President Barack Obama has a few things left he’d like to do before leaving office, one of which is designating the first-ever marine national monument in the Atlantic Ocean that he will announce today during the Our Ocean conference in Washington, D.C.. Environmental activists couldn’t be happier, as the particular area of ocean has remained untouched thus far; its status as a national monument will secure its future as a protected area that cannot be exploited for profit by the likes of commercial drilling, fishing or mining companies. In response to Obama’s actions, environmentalist Brad Sewall, who is part of the National Resources Defense Council, said “We’re phenomenally excited…we need to have these protected reservoirs of resilience.”
Situated off the coast of New England, the 4,913 square mile Northeast Canyons and Seamounts Marine National Monument has been referred to as an “underwater Yellowstone” replete with various aquatic life, including a number of endangered species such as sea turtles, sperm and beaked whales, sharks and other forms of life rarely seen elsewhere. Adding to the eclectic mix are a number of coral reefs, extinct volcanoes, abundant forests, and canyons bigger and deeper than the Grand Canyon. There are also a number of seamounts (think underwater mountains), some of which rise as high as 7,700 feet from the bottom of the ocean. It’s easy to understand why President Obama chose the particular area, which will undoubtedly reduce some of the more serious impacts of the indisputable climate change the planet continues to face.

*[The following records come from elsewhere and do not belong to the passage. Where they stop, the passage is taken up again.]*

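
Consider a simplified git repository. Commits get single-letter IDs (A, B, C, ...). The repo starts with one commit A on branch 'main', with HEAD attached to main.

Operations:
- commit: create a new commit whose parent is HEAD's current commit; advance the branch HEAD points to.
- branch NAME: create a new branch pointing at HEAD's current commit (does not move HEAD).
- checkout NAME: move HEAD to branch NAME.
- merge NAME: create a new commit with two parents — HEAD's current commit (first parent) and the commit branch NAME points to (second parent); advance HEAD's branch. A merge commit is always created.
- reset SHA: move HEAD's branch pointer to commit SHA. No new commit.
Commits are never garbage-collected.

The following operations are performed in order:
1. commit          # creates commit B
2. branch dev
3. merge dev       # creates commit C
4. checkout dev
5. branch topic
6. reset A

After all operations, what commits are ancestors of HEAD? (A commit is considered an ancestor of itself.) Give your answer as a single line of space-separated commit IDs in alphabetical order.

After op 1 (commit): HEAD=main@B [main=B]
After op 2 (branch): HEAD=main@B [dev=B main=B]
After op 3 (merge): HEAD=main@C [dev=B main=C]
After op 4 (checkout): HEAD=dev@B [dev=B main=C]
After op 5 (branch): HEAD=dev@B [dev=B main=C topic=B]
After op 6 (reset): HEAD=dev@A [dev=A main=C topic=B]

Answer: A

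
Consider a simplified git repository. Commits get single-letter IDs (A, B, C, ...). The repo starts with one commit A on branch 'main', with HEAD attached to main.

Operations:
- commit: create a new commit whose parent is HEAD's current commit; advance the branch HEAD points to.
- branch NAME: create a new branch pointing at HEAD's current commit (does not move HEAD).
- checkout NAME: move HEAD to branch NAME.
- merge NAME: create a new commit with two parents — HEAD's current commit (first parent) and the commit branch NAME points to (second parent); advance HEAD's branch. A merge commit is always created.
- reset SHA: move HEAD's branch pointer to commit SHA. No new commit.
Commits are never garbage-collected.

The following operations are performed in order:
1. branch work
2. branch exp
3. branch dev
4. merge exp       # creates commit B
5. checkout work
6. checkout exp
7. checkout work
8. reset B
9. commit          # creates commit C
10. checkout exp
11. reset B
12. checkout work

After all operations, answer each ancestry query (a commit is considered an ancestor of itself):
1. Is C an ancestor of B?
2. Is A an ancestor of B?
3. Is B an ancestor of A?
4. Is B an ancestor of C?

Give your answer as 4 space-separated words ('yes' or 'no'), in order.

Answer: no yes no yes

Derivation:
After op 1 (branch): HEAD=main@A [main=A work=A]
After op 2 (branch): HEAD=main@A [exp=A main=A work=A]
After op 3 (branch): HEAD=main@A [dev=A exp=A main=A work=A]
After op 4 (merge): HEAD=main@B [dev=A exp=A main=B work=A]
After op 5 (checkout): HEAD=work@A [dev=A exp=A main=B work=A]
After op 6 (checkout): HEAD=exp@A [dev=A exp=A main=B work=A]
After op 7 (checkout): HEAD=work@A [dev=A exp=A main=B work=A]
After op 8 (reset): HEAD=work@B [dev=A exp=A main=B work=B]
After op 9 (commit): HEAD=work@C [dev=A exp=A main=B work=C]
After op 10 (checkout): HEAD=exp@A [dev=A exp=A main=B work=C]
After op 11 (reset): HEAD=exp@B [dev=A exp=B main=B work=C]
After op 12 (checkout): HEAD=work@C [dev=A exp=B main=B work=C]
ancestors(B) = {A,B}; C in? no
ancestors(B) = {A,B}; A in? yes
ancestors(A) = {A}; B in? no
ancestors(C) = {A,B,C}; B in? yes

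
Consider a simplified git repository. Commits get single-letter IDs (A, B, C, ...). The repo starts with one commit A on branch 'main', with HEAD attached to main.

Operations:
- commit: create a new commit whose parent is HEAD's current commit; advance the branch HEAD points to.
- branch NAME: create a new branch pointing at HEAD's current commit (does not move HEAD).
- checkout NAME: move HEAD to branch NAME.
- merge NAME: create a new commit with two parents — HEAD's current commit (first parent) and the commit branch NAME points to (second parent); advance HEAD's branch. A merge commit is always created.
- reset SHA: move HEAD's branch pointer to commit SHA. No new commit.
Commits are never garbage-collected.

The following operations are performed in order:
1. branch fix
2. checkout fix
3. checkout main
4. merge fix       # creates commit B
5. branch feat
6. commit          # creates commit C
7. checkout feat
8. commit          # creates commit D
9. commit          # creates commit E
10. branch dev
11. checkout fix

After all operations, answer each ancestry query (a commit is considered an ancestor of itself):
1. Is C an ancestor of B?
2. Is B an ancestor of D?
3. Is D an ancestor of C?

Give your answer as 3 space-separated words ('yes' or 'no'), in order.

After op 1 (branch): HEAD=main@A [fix=A main=A]
After op 2 (checkout): HEAD=fix@A [fix=A main=A]
After op 3 (checkout): HEAD=main@A [fix=A main=A]
After op 4 (merge): HEAD=main@B [fix=A main=B]
After op 5 (branch): HEAD=main@B [feat=B fix=A main=B]
After op 6 (commit): HEAD=main@C [feat=B fix=A main=C]
After op 7 (checkout): HEAD=feat@B [feat=B fix=A main=C]
After op 8 (commit): HEAD=feat@D [feat=D fix=A main=C]
After op 9 (commit): HEAD=feat@E [feat=E fix=A main=C]
After op 10 (branch): HEAD=feat@E [dev=E feat=E fix=A main=C]
After op 11 (checkout): HEAD=fix@A [dev=E feat=E fix=A main=C]
ancestors(B) = {A,B}; C in? no
ancestors(D) = {A,B,D}; B in? yes
ancestors(C) = {A,B,C}; D in? no

Answer: no yes no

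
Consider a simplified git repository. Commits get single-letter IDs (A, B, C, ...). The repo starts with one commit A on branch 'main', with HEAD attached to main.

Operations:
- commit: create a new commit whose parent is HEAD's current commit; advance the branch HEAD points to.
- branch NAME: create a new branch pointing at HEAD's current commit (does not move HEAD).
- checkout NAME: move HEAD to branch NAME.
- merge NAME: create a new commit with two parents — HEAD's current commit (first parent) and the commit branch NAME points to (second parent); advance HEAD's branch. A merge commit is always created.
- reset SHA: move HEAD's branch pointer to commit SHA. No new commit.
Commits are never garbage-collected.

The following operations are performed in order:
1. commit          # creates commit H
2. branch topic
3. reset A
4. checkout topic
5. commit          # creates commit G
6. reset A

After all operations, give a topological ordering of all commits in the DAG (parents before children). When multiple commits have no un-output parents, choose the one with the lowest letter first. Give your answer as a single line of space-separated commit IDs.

After op 1 (commit): HEAD=main@H [main=H]
After op 2 (branch): HEAD=main@H [main=H topic=H]
After op 3 (reset): HEAD=main@A [main=A topic=H]
After op 4 (checkout): HEAD=topic@H [main=A topic=H]
After op 5 (commit): HEAD=topic@G [main=A topic=G]
After op 6 (reset): HEAD=topic@A [main=A topic=A]
commit A: parents=[]
commit G: parents=['H']
commit H: parents=['A']

Answer: A H G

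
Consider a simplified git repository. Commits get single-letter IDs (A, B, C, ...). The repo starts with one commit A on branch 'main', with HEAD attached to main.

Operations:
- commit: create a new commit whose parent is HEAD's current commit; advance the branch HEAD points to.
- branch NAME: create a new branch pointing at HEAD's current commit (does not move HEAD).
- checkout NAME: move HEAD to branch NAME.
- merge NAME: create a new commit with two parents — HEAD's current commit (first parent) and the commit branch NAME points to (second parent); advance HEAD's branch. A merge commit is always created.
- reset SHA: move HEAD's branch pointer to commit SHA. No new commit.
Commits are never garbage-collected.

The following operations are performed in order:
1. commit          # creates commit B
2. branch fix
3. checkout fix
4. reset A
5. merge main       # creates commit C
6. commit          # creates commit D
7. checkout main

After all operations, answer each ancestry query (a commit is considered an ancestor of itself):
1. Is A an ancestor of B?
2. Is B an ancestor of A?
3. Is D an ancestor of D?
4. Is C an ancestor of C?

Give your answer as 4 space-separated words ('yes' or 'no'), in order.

After op 1 (commit): HEAD=main@B [main=B]
After op 2 (branch): HEAD=main@B [fix=B main=B]
After op 3 (checkout): HEAD=fix@B [fix=B main=B]
After op 4 (reset): HEAD=fix@A [fix=A main=B]
After op 5 (merge): HEAD=fix@C [fix=C main=B]
After op 6 (commit): HEAD=fix@D [fix=D main=B]
After op 7 (checkout): HEAD=main@B [fix=D main=B]
ancestors(B) = {A,B}; A in? yes
ancestors(A) = {A}; B in? no
ancestors(D) = {A,B,C,D}; D in? yes
ancestors(C) = {A,B,C}; C in? yes

Answer: yes no yes yes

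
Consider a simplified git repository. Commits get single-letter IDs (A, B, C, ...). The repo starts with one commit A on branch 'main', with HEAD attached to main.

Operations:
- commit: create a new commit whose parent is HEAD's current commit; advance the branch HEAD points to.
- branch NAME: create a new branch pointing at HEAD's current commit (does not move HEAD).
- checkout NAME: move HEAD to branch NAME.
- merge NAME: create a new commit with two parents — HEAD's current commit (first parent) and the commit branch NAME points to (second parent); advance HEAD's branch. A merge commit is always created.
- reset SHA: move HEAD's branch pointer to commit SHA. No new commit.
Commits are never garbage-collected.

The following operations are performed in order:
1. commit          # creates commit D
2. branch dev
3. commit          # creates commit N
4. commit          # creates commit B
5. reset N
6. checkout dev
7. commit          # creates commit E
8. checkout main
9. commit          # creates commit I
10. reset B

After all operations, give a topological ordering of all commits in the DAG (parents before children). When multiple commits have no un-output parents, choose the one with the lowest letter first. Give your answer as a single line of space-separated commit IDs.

Answer: A D E N B I

Derivation:
After op 1 (commit): HEAD=main@D [main=D]
After op 2 (branch): HEAD=main@D [dev=D main=D]
After op 3 (commit): HEAD=main@N [dev=D main=N]
After op 4 (commit): HEAD=main@B [dev=D main=B]
After op 5 (reset): HEAD=main@N [dev=D main=N]
After op 6 (checkout): HEAD=dev@D [dev=D main=N]
After op 7 (commit): HEAD=dev@E [dev=E main=N]
After op 8 (checkout): HEAD=main@N [dev=E main=N]
After op 9 (commit): HEAD=main@I [dev=E main=I]
After op 10 (reset): HEAD=main@B [dev=E main=B]
commit A: parents=[]
commit B: parents=['N']
commit D: parents=['A']
commit E: parents=['D']
commit I: parents=['N']
commit N: parents=['D']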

However, not everyone is pleased with his decision. The spokesman for the National Coalition for Fishing Communities, Bob Vanasse, sees it as an abuse of Presidential power saying, “We don’t normally create laws in this country by the stroke of an imperial pen…we anticipate the offshore lobster industry will be affected to the tune of about $10 million per year. On top of that one of the most affected industries is going to be the Atlantic red crab industry. It is going to be very significantly impacted.” Opponents argue that by making the area off limits to commercial fisheries, the industry will suffer major financial setbacks that will affect their livelihood; they also believe it is illegal for the President to assert his authority in such a way. Though not true, Obama’s administration has still made provisions to ease any economic burden these multi-million dollar corporations may experience by giving lobster and red crab fishers seven years to vacate the region while still allowing recreational fishing around the seamounts and canyons. He made it clear, though, that seabed mining and other profitable extractions will no longer be permitted.
Obama and his administration created the Our Ocean conference two years ago as a way to communicate on a global scale the importance of oceanic preservation and conservation. When responding to challengers about the legality of the President’s actions, host of this year’s Our Ocean conference Secretary of State John Kerry released a statement that read, “By protecting ecologically sensitive areas of our ocean, the United States is leading on an issue that is important to people on every continent because of the ocean’s connection to food security, shared prosperity and resiliency in the face of climate change.”
As an adult who grew up very near the ocean and having spent much of my childhood on a boat chock full of scientists, I have to agree with Mr. Sewall. I am phenomenally excited by this latest news.